A rifle bullet loses 1/20th of its velocity in passing through a plank the least number of such planks requride to just stop the bullet is ?

Answer 1

11 planks 100% sure

Answer 2

$\textsf{Given:}$

• rifles bullet loses 1/20th of its velocity in passing through a plank

$\textsf{To find:}$

• the least number of such planks required to just stop the bullet

$\textsf{Solution:}$

For one plank, we know by work energy theorem that:

     $\boxed{\textsf{W = Fsd = \frac{1}{2}m[Vf^{2} - Vi^{2} ] }}$

So, according to the question, putting the given values in the formula, we get:

     $\textsf{Fsd = }$ $\frac{1}{2} m [(\frac{19u}{20})^{2} - u^{2} ]$  _____(1)

Similarly, for 'n' planks we have:

    $\textsf{nFsd = }$ $0 - \frac{1}{2} mu^{2}$ _____(2)

[final velocity is zero since the bullet finally comes to rest]

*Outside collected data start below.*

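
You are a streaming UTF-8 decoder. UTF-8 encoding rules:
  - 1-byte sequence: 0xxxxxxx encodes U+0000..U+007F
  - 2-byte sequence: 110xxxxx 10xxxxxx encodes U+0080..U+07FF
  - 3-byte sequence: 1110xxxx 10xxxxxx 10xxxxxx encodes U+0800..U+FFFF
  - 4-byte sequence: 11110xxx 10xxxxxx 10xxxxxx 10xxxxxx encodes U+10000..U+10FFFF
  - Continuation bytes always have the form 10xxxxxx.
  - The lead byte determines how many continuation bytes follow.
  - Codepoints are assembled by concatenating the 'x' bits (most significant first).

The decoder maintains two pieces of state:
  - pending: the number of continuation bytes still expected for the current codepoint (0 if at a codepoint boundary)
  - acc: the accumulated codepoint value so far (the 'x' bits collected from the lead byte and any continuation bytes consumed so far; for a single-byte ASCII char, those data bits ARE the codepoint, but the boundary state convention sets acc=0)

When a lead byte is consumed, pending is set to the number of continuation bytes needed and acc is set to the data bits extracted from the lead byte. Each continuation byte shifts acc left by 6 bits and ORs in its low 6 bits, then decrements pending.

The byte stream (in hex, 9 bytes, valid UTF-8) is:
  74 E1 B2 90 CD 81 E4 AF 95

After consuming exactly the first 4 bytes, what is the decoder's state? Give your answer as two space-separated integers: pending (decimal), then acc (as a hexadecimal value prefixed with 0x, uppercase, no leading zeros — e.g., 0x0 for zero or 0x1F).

Answer: 0 0x1C90

Derivation:
Byte[0]=74: 1-byte. pending=0, acc=0x0
Byte[1]=E1: 3-byte lead. pending=2, acc=0x1
Byte[2]=B2: continuation. acc=(acc<<6)|0x32=0x72, pending=1
Byte[3]=90: continuation. acc=(acc<<6)|0x10=0x1C90, pending=0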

Putting (1) in (2), we get:

    $\textsf{n}$ $(\frac{1}{2} m [(\frac{19u}{20})^{2} - u^{2}])$  =  $- \frac{1}{2} mu^{2}$

    $\textsf{n}$ $(\frac{m}{2} (\frac{361u^{2} - 400u^{2} }{400} )= - \frac{m}{2} u^{2}$

    $\textsf{n}$ $(\frac{-39u^{2} }{400}) = - u^{2}$

    $\textsf{n =}$ $\frac{400}{39} = 11$

$\boxed{\textsf{Hence, the least number of planks required is 11.}}$